1年を通してさまざまな記念日が定められている中、耳を疑うようなユニークな名称の記念日を耳にすることがありませんか?
そんなユニークな記念日のひとつに、オカルトブームの火付け役になったホラー映画「エクソシスト」が日本で初公開された日付に由来した、7月13日の「オカルト記念日」があります。
「オカルト」は本来、秘学・神秘(的なこと)・超自然的なものを意味する言葉。この記事ではオカルト記念日にちなみ、神秘的すぎる離島の来訪神4柱や来訪神にまつわる奇祭について解説します。
なお、本記事で紹介する来訪神や奇祭は、全て国の重要無形民俗文化財やユネスコ無形文化遺産に登録されています。
神秘的で不思議な離島の来訪神とは?
日本の離島では、普段の生活では触れられないような不思議な来訪神が崇敬されています。
今回紹介する来訪神は、メンドン・トシドン・ボセ・パーントゥの4柱です。
天下御免の悪霊祓い薩摩硫黄島の「メンドン」
メンドンは、鹿児島県の三島村に属する薩摩硫黄島に伝わる、人々を災厄から守る来訪神です。
旧暦の8月1日と2日には、メンドンが御神木の枝で住人を叩きながら集落を巡る「硫黄島八朔太鼓踊り」という伝統行事が行われます。

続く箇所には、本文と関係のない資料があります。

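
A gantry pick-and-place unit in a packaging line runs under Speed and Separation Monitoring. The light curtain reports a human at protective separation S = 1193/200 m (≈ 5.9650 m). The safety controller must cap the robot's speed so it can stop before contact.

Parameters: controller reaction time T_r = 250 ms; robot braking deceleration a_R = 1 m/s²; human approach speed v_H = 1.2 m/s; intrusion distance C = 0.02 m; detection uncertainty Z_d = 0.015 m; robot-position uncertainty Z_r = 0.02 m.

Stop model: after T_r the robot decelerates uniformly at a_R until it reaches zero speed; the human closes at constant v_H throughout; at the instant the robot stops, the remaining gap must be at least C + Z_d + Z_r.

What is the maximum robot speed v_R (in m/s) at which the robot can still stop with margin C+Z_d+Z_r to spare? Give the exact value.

collect terms ⇒ (1/2)·v_R² + (29/20)·v_R + (-561/100) = 0
  disc = (29/20)² − 4·(1/2)·(-561/100) = 5329/400 ; √disc = 73/20
  v_R = (−(29/20) + 73/20) / (2·(1/2)) = 11/5 m/s
check:
braking lasts T_s = (11/5)/1 = 2.2000 s
reaction-phase robot travel = 2.2000·0.2500 = 0.5500 m
braking distance = 2.2000²/(2·1.0000) = 2.4200 m
human closes 1.2000·2.4500 = 2.9400 m
margins: 0.0200+0.0150+0.0200 = 0.0550 m
sum ≈ 0.5500+2.4200+2.9400+0.0550 ≈ 5.9650 m = S ✓

v_R_max = 11/5 m/s = 2.2000 m/s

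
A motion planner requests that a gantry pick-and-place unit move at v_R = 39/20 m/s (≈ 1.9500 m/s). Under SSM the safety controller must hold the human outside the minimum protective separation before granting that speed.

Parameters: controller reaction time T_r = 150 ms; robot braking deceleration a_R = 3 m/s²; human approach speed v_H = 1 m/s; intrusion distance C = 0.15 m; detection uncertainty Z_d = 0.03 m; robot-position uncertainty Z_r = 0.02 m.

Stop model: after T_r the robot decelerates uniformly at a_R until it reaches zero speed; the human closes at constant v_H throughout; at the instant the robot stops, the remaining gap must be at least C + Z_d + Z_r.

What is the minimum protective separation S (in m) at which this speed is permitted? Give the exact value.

S_min = 1541/800 m = 1.9263 m

T_s = v_R/a_R = (39/20)/3 = 0.6500 s
robot in T_r: 1.9500·0.1500 = 0.2925 m
robot under decel: 1.9500²/(2·3.0000) = 0.6338 m
human over T_r+T_s: 1.0000·(0.1500+0.6500) = 0.8000 m
margins: 0.1500+0.0300+0.0200 = 0.2000 m
S_min ≈ 0.2925+0.6338+0.8000+0.2000  ⇒  S_min = 1541/800 m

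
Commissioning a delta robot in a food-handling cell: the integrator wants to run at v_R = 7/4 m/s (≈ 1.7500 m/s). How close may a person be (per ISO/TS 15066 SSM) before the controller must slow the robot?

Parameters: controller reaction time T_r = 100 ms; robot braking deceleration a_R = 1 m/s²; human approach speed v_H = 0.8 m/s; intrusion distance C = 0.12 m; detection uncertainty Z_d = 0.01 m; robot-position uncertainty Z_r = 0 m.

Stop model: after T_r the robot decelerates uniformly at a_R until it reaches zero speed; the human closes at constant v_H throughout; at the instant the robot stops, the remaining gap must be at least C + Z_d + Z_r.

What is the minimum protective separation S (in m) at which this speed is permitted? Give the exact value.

stop time T_s = (7/4)/1 = 1.7500 s
robot in T_r: 1.7500·0.1000 = 0.1750 m
robot covers 1.7500·1.7500 − ½·1.0000·1.7500² = 1.5312 m while stopping
person approaches 0.8000·(0.1000+1.7500) = 1.4800 m
C+Z_d+Z_r = 0.1200+0.0100+0.0000 = 0.1300 m
S_min ≈ 0.1750+1.5312+1.4800+0.1300  ⇒  S_min = 2653/800 m

S_min = 2653/800 m = 3.3163 m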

行事に降臨するメンドンの面は、真っ赤な顔の左右に大きな耳のようなものがあり、横倒しにした落花生のような形の目が左右についています。
一見奇怪な形相ですが、よく見るとユニークな顔です。
メンドンが人々を御神木で叩くことで、悪霊を追い出すと言われています。
また、天下御免の免罪符があり、住人がメンドンに逆らうことは許されません。
子どもたちを健やかに育む鹿児島甑島の「トシドン」
トシドンは、鹿児島県の下甑町がある甑島(こしきしま)に伝わる祝福の来訪神。
大晦日の夜には、子どもたちが健やかに成長するように家々を訪れる伝統行事が行われます。
行事に降臨するトシドンの面は、赤や青の大きな顔に、高い鼻、つり上がった目、耳元まで裂けた口があるおどろおどろしい形相です。
恐ろしい姿のトシドンですが、子どもたちの長所を褒めたり、短所・欠点を論じたりして、「悪いことはしない」と約束を交わします。
そして、約束をしたご褒美として子どもたちに「年餅」を渡して去っていくそうです。
地域と人々の邪気を祓うトカラ列島悪石島の「ボゼ」
ボゼは、鹿児島県のトカラ列島の一つ悪石島(あくせきじま)に伝わる、悪魔を祓い幸いをもたらす来訪神。
盆の最終日となる旧暦7月16日の夕刻に現れ、人びとの邪気を追い祓います。
ボゼの面は、木の幹のような顔に大きく開いた口、見開かれた赤い目があるという形相。
パプアニューギニアにルーツがあると見られているそうです。
ボゼの持つ「ボゼマラ」と呼ばれる棒の先端に付けた赤い泥を人々に擦り付けられると、悪魔祓いの利益があるとされています。
日本一恐ろしい祭り沖縄宮古島泥まみれの「パーントゥ」
パーントゥは、沖縄県宮古島市の島尻地区に伝わる、厄を祓い無病息災を祈る来訪神です。
旧暦の9月上旬には、パーントゥが奇声を発しながら家々を巡る「パーントゥ・プナハ(パーントゥ祭り)」という伝統行事が行われます。
平坦な表情の面を付け、異臭を放つ「ンマリガー」という神聖な泉から採取した泥や「シイノカズラ」という植物を全身にまとったパーントゥが、人々を襲って泥をなすりつけます。
当日の集落では、パーントゥの奇声と人々の悲鳴、そして笑い声であふれます。
まとめ
今回は、日本の離島で密かに崇敬されているオカルトチックな来訪神や奇祭をご紹介しました。
ご紹介した離島に伝わる来訪神はどれも奇怪な姿をしています。
しかし、来訪神の所作は悪魔・悪霊・厄災などを祓うといったご神徳を賜われるありがたいものです。
離島に伝わる来訪神や奇祭に興味がある方は、一度参加してみてはいかがでしょうか。